The O'Connor Tweezer Dexterity Test, which sells on Amazon for a shockingly expensive $160+, is a test of precision and manual aptitude that relies on placing a series of pins into specific holes on a board. The test is fairly simple and a good way to measure whether a person is handy with handling small, precise things with their hands. (Check out a video of someone doing it, above. IMPORTANT EDITORIAL NOTE: DO NOT SEARCH ON YOUTUBE FOR TWEEZERS. IT IS GROSS.)
Its inventor, Johnson O'Connor, had a knack for developing things like this, first through an in-house position at General Electric in the 1920s in which he developed a series of skills tests, including the dexterity test, which first found use among GE's 3,000 employees. The tests, 17 in total, weren't specifically tied to physical tests; they also emphasized things such as clerical ability, personality, observation, number memory, and visual imagination. (As noted in his 1973 New York Times obit, he also found a niche in vocabulary building.)

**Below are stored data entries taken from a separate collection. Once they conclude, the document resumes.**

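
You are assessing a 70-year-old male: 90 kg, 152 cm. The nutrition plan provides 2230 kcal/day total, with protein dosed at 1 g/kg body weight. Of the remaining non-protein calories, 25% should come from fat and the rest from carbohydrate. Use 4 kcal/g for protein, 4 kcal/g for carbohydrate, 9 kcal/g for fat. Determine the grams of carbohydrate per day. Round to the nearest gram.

351 g/day

Protein = 1 × 90 = 90 g → 90 × 4 = 360 kcal.
Non-protein calories = 2230 − 360 = 1870 kcal.
Fat: 25% × 1870 = 467.5 kcal; carbohydrate: 1402.5 kcal.
Carbohydrate: 1402.5 kcal ÷ 4 kcal/g = 350.625 g.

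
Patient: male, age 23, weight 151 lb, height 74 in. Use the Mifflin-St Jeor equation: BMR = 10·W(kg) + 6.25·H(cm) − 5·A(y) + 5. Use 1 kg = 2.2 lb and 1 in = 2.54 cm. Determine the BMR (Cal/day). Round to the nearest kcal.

1751 Cal/day

Convert to metric: weight = 151 ÷ 2.2 = 68.6364 kg; height = 74 × 2.54 = 187.96 cm.
Mifflin-St Jeor (male): BMR = 10(68.6364) + 6.25(187.96) − 5(23) + 5 = 686.3636 + 1174.75 − 115 + 5 = 1751.1136 kcal/day.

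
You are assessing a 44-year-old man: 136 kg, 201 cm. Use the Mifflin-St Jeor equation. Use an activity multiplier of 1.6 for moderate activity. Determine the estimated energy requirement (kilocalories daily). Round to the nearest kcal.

3842 kilocalories daily

Mifflin-St Jeor (male): BMR = 10(136) + 6.25(201) − 5(44) + 5 = 1360 + 1256.25 − 220 + 5 = 2401.25 kcal/day.
TEE = BMR × activity factor = 2401.25 × 1.6 = 3842 kcal/day.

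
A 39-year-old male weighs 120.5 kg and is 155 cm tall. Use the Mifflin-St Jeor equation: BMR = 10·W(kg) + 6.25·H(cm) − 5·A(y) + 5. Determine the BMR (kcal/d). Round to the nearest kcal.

1984 kcal/d

Mifflin-St Jeor (male): BMR = 10(120.5) + 6.25(155) − 5(39) + 5 = 1205 + 968.75 − 195 + 5 = 1983.75 kcal/day.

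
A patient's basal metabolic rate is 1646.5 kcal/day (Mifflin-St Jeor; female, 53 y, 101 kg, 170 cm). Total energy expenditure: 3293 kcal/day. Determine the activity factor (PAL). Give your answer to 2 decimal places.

Activity factor = TEE ÷ BMR = 3293 ÷ 1646.5 = 2.

2.00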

While these concepts were first built for corporate America, they soon found homes in academia (they were further developed at the Massachusetts Institute of Technology and Stevens institute of Technology) and in the form of a nonprofit that still exists today, the Johnson O'Connor Research Foundation.

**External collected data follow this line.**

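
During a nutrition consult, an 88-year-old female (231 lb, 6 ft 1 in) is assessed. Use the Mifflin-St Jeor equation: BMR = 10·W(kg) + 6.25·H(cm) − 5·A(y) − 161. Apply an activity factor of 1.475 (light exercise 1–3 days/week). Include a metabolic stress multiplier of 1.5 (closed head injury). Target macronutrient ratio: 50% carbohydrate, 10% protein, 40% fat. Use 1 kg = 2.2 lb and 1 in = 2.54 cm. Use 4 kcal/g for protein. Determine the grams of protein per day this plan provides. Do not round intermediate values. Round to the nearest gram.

Convert to metric: weight = 231 ÷ 2.2 = 105 kg; height = (6×12 + 1) × 2.54 = 73 × 2.54 = 185.42 cm.
Mifflin-St Jeor (female): BMR = 10(105) + 6.25(185.42) − 5(88) − 161 = 1050 + 1158.875 − 440 − 161 = 1607.875 kcal/day.
TEE = 1607.875 × 1.475 = 2371.6156 kcal/day.
With stress factor 1.5: 2371.6156 × 1.5 = 3557.4234 kcal/day.
Protein energy = 10% × 3557.4234 = 355.7423 kcal.
Protein = 355.7423 ÷ 4 kcal/g = 88.9356 g.

89 g/day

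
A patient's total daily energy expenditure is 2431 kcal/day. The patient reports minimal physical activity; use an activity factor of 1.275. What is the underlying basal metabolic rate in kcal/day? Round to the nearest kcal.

BMR = TEE ÷ activity factor = 2431 ÷ 1.275 = 1906.6667 kcal/day.

1907 kcal/day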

Know Your Real Abilities: Understanding and Developing Your Aptitudes, a 1948 book partly inspired by O'Connor's work by Charles V. And Margaret E. Broadley, put the reasoning for the approach as such:
Most of us want work in which we can put our hearts, in which we feel we are making some contribution to the world. But we see no way out in our modern world where so many jobs are routine, where individual development has been pushed aside to make way for material progress. Yet we sense vaguely that we have more in us; we feel restless and dissatisfied with ourselves; we feel inferior and inadequate. But we do not know what to do about it.
This mindset about work abilities helping to define whether a person is a match for the field they're in is a driving force behind the nonprofit that bears Johnson's name.
"Aptitude testing is the starting place to identify strengths," said Alina Myers, director of Johnson O'Connor Research Foundation Inc. in Washington, a nonprofit educational organization founded nearly 70 years ago. "Aptitudes don't change over time."
And obviously, there are lots of fields where the ability to use a tweezer in this way can come in handy. For example, electrical engineering, a field for which soldering is a key skill set; for another, surgery, where precise movements are often necessary. And this test, beyond its value for aptitude testing, is also a great option for rehabilitation, for those trying to improve dexterity after an injury.
You might laugh at the idea of taking a bunch of random tests to understand your skill sets, but these tests are vigorous, and apparently take a lot out of the people who do them.
"Trials they were. I dropped the tweezers. Whole sequences of numbers, once shown, were promptly forgotten," one person wrote in a testimonial. "A vocabulary test left my smug self-assurance as an erudite man of letters in shambles. First I felt challenged, then frustrated, and, in the end, exhausted."
(That person was pinned as a communicator, which makes sense, because as we all know, communicators can't tweeze.)